7.) It’s a tie. And the two songs couldn’t be any more different. Dove Hunter’s “Dream Catcher” harks back to Appalachian folk and Delta blues as re-imagined by time-travelin’ hipsters who understand how to get heads banging and booties moving –– and that’s credit mostly to frontman Jayson Wortham’s grittily twinkling ES-250-sounding axe and the skipping, hopscotching, occasionally drum ’n’ bass-y stickwork from Quincy Holloway (Sub Oslo).

Conversely, Squanto’s “Frontiers” has been assembled from a million cybernetic glyphs. “The hollow flute-like two-note whistle that changes color slightly and lords over the [song’s] tinny, banging calypso beat … is as discomfiting as looking at a bunch of tiny holes or the nub of a severed limb –– you can’t un-see that shit the same way you can’t un-listen to that melody” (“Squanto’s Spear of Density,” Nov. 11).

What “Dream Catcher” and “Frontiers” share is a deathly serious darkness that’s inescapably frightening. And so damn depressing.

8.) You can’t help but jam along to this. The pounding, relentless beat is righteous, the warped, boinging surf guitar bone-rattling, and the vocal melody singalong-able. Fungi Girls’ “God Cops” reminds you why this trio of still-young’uns cannot be fucked with. Guitarist/singer Jacob Bruce, drummer Skyler Salinas, and bassist Deryck Barrera have been ruling the North Texas scene since first forming in 2008, when they were but teenagers. “God Cops” came out in ’94 and was re-released as a cassette single for Fungi’s 2015 summer tour with Los Cripis. As a famous MC named after a handheld construction tool once said: Can’t touch this.

9.) It’s never been any secret that War Party digs mid-career Clash and early Elvis Costello. And Little Anthony. (For real!) But with “Eat Rent,” part of a trilogy of 2015 7-inchers, the quintet has fine-tuned its ragged, reluctantly melodic sound to a delectable, singular apotheosis. Over an elegantly simple descending riff and stuttering rhythm, frontman Cameron Smith yelps about being down and out on the fringes. “Every day / And every night / Enough alcohol to / Make you blind, baby / Every day / Every night / And I grab my guitar / Press my eyes / The band is going to play tonight.”

Right-o, motherfuckers. National media outlets need to start paying some attention to this prolific, hard-working outfit.

10.) When I first stared this job, lo, these 13 years ago, some tallish fresh-faced dude had the audacity to pop into my cube with a CD-R of his band’s latest studio exploits.
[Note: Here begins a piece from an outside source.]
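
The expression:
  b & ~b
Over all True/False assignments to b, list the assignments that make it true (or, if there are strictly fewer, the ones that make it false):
is never true.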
“We’re Brasco!” he said, friendly enough, extending his open palm.

And I was like, “Pfft. Yeah, whatever. Have you heard Lift to Experience yet, cuz?! Or Tripping Daisy?! Whatevs!”

But you can’t blame me. I had just moved to the Fort from New York City. Like every other idiot on the planet, I assumed Fort Worth was merely a suburb of Dallas. I quickly and happily realized the error of my ways. (And I’d like to think I’ve done a lot since then to help distinguish our respective scenes and ours and Denton’s for the sake of celebrating our individualities.)

The moral of the story: Can you believe that still-youthful, still-spry (“semi-spry”?), fresh-faced former Brasco frontman Kevin Aldridge is not only still at it but kicking effing ass?! In October, after years of steady recorded production, the 78-year-old singer-songwriter released “Winner Leaves Town,” a moody yet loudly rocking barn-burner recorded with in-demand Fort Worth producer Jordan Richardson, a.k.a. Son of Stan (Squanto, Bummer Vacation, Tidals). Aldridge has not been this wheels-off since Brasco. Looking for references? There really aren’t any. Except, well, Brasco. And Neil Young in a particularly aggressive mood. For some reason now, I’m inclined to say, “Look out, all you young wannabe hard-Americana stars. Kevin Aldridge is about to show you douchebags how it’s done!” But I probably shouldn’t embarrass him any more than I already have.